Amid increasing scrutiny of bias in testing, ABOS’ DEI committee evaluates exam questions to detect unintended disparities.

“We review all of our questions to see whether certain groups perform differently on them,” Dr. Nelson said. “If we find, for example, that men do better on some questions and women do better on others, we evaluate those items to make sure they’re not unintentionally favoring any group.”

Examiners complete bias training as well.

“We want to make sure that the exam is as fair as possible for everybody,” he said.

AI: a powerful tool — and a real challenge

Few topics loom as large as artificial intelligence. ABOS has been discussing AI for years, consulting national experts to stay ahead of its opportunities and risks.

Today, the board is investing heavily in upgrading its IT infrastructure to manage the massive data volumes generated through exams, case uploads and the KSB program. The goal, Dr. Nelson said, is to use data to improve public protection without compromising exam integrity.

Making lifelong learning realistic for surgeons

One of the most meaningful shifts at ABOS has been the transition from high-stakes, once-a-decade testing to a more flexible, continuous model known as web-based longitudinal assessment.

“It’s basically people demonstrating that they’re keeping up with their education,” he said.

Surgeons choose articles to read and complete open-book questions at regular intervals — a format designed to reduce stress while maintaining accountability.

Diplomates asked for it, he said, and the board listened. The challenge? Some subspecialties are so small that maintaining separate psychometrically valid exams is becoming impossible. But overall adoption has been strong.

“We wanted to meet the goals and the wishes of our diplomates,” he said. “But still make certain that people are continuing to do lifelong learning.”

For Dr. Nelson, the logic is straightforward: the field evolves at incredible speed.

“When I was training, robotic surgery didn’t exist,” he said, adding that some of his mentors practiced before hip replacement was even common. With that pace of change, ongoing education becomes a necessity, not a choice.

Joint replacement today: the shift to outpatient care

Dr. Nelson, a joint replacement specialist, has witnessed a dramatic change in how patients experience surgery.

“When I was an early resident, patients came to the hospital the day before surgery. They stayed … four or five days, and then they went to rehab for at least a week,” he said.

Now, many leave the same day.

He credits improvements in multimodal pain management, anesthesia, prehabilitation, patient education and less invasive surgical techniques — as well as technology like robotics and navigation.
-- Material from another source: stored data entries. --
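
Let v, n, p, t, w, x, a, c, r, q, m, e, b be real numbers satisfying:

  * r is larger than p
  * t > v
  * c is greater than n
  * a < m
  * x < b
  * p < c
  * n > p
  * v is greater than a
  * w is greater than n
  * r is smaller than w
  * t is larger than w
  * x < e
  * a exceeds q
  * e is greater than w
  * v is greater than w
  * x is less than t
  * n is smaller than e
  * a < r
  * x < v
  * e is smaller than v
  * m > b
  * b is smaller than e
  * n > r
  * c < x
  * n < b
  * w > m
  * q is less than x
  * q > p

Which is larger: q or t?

q < a and a < r give q < r.
With r < n: q < a < r < n.
Then n < c extends the chain to c.
With c < x: q < a < r < n < c < x.
With x < b: q < a < r < n < c < x < b.
With b < m: q < a < r < n < c < x < b < m.
Then m < w extends the chain to w.
With w < e: q < a < r < n < c < x < b < m < w < e.
With e < v: q < a < r < n < c < x < b < m < w < e < v.
Then v < t extends the chain to t.
So q < t; t is the larger of the two.

t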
While evidence hasn’t yet proven that robotic surgery leads to better outcomes, Dr. Nelson believes the long arc of innovation points toward wide adoption, similar to how smartphones rapidly became indispensable.
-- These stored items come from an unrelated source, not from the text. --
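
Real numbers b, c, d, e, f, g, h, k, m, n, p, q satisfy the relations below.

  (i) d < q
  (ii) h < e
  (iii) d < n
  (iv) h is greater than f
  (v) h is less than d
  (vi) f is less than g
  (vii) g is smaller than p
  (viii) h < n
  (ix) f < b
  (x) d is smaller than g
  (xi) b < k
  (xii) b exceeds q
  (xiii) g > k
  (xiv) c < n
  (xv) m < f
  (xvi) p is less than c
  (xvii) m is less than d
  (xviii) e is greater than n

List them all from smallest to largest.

The consecutive links are each given: m < f; f < h; h < d; d < q; q < b; b < k; k < g; g < p; p < c; c < n; n < e.

m < f < h < d < q < b < k < g < p < c < n < e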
“You can’t survive without your cell phone these days,” he said. Surgical tools, he believes, may follow a similar trajectory toward ubiquity.

Teaching the next generation: the hidden curriculum

When asked what he tries to instill early in residents and fellows, he didn’t hesitate.
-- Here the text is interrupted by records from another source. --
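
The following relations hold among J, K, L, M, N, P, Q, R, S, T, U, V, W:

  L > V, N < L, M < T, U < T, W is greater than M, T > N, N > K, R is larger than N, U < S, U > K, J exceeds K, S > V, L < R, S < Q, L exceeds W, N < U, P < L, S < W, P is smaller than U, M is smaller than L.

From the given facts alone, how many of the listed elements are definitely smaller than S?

5

The elements the relations force below S are V, K, N, P, U — no chain reaches any other.
That is 5.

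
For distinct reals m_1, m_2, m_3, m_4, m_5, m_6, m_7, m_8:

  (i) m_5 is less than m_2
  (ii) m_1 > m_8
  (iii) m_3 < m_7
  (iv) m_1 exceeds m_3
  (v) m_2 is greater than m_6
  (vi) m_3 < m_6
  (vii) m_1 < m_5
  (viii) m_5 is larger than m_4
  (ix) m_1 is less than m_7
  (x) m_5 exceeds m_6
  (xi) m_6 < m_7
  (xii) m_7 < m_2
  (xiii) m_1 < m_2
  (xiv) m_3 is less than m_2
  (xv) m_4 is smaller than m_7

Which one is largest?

Chaining downward from m_2: directly below it, m_3, m_6, m_1, m_7, m_5; then m_8, m_4.
That covers every other element, and nothing is given above m_2, so m_2 is the largest.

m_2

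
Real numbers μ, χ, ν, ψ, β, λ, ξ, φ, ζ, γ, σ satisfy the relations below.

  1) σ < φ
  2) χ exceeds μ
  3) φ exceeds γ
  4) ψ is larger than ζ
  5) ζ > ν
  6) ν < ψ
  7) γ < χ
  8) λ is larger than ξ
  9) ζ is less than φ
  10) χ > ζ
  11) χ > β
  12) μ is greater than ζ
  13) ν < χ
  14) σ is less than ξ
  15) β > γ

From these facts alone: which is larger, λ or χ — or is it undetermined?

undetermined

Following every chain through χ: below χ we get ν, ζ, γ, β, μ.
λ is not reached, and no chain runs the other way from λ to χ.
So the given relations leave the order of χ and λ undetermined.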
“There’s always what’s called the hidden curriculum,” he said. “Trainees watch how you behave — not just what you say.”

Role modeling professionalism, humility and respect — especially in high-stress surgical environments — is part of the ethical responsibility of training.

But the core message is even simpler.

“The main thing I try to get across to trainees is the patient comes first,” he said. “If you keep that principle, the other things fall into place.”

What comes next

As ABOS prepares for 2026, Dr. Nelson’s priorities revolve around modernization of data systems, testing methodologies, training partnerships and fairness — all while safeguarding the public trust that underpins the profession.

It’s a balance between honoring a legacy nearly a century old and preparing surgeons for technologies that didn’t exist even a decade ago. But to Dr. Nelson, that evolution is not only necessary — it’s an obligation.

“As surgeons,” he said, “we have a responsibility to behave in a way that reflects well on the profession and sets a good example. It’s about the patients.”